При несогласии одного из супругов на развод дело обычно передавалось на решение сельского схода. В Уфимском уезде и пятом стане Бирского уезда суд стариков не получил распространения, здесь дело с самого начала бракоразводного процесса вел сельский сход. Если сельское общество состояло из лиц разного вероисповедания, то обычно на сельском сходе принимали участие только язычники. Более того, в третьем стане Бирского уезда в многонациональных общинах сельские сходы собирались только однонациональные. Так, если разводящиеся – марийцы, то на сельском сходе принимали участие только язычники-марийцы, а язычники-удмурты (однообщественники) не участвовали, как и наоборот25. В Мензелинском уезде решение сельского схода о разводе считалось окончательным и обжалованию не подлежало26.

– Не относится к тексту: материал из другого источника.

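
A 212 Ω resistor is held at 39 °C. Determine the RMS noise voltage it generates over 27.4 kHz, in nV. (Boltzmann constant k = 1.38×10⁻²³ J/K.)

T = 39 °C + 273.15 = 312.15 K
V_n = √(4kTRB)
4kTRB = 4 × 1.38×10⁻²³ × 312.15 × 2.12×10² × 2.74×10⁴ = 1.00×10⁻¹³ V²
V_n = √(1.00×10⁻¹³) = 3.16×10⁻⁷ V = 316 nV

316 nV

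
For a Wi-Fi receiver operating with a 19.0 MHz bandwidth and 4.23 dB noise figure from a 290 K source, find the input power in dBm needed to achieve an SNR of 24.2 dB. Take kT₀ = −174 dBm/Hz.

−72.8 dBm

Sensitivity = −174 + 10 log₁₀(B) + NF + SNR_min
= −174 + 72.79 + 4.23 + 24.2
= −72.78 dBm → −72.8 dBm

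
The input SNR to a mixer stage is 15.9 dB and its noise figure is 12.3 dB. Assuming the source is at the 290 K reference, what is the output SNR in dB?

3.6 dB

By definition F = SNR_in/SNR_out, so in dB: SNR_out = SNR_in − NF
SNR_out = 15.9 − 12.3 = 3.6 dB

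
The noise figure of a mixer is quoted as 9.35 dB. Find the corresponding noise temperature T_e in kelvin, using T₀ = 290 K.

2207 K

F = 10^(9.35/10) = 8.60994
T_e = (F − 1)·T₀ = (8.60994 − 1) × 290 = 2207 K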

Ритуал расторжения брака у марийцев середины XIX в. заключался в символическом разрыве полотенца на две части. Согласно этнографическим описаниям, разводящихся супругов ставили спинами друг к другу, после чего посредник (медиатор) разрывал полотенце, которое они держали; «при этом разводящиеся должны толкнуть ногами друг друга и разойтись, не оглядываясь, в разные стороны». У удмуртов-язычников обычай был иным: медиатор разрывал полотенце без дополнительных действий супругов27.
В 1880-е гг. в Уфимском уезде после решения сельского схода один из жителей давал в руки супругов концы полотенца и разрезал его ножом пополам28. В Мензелинском уезде после постановления суда «посредников» обряд развода исполняло «местное духовное лицо», «разрывая на две части полотенце», одна часть которого отдавалась мужу, другая – жене. Развод записывался в метрическую книгу29.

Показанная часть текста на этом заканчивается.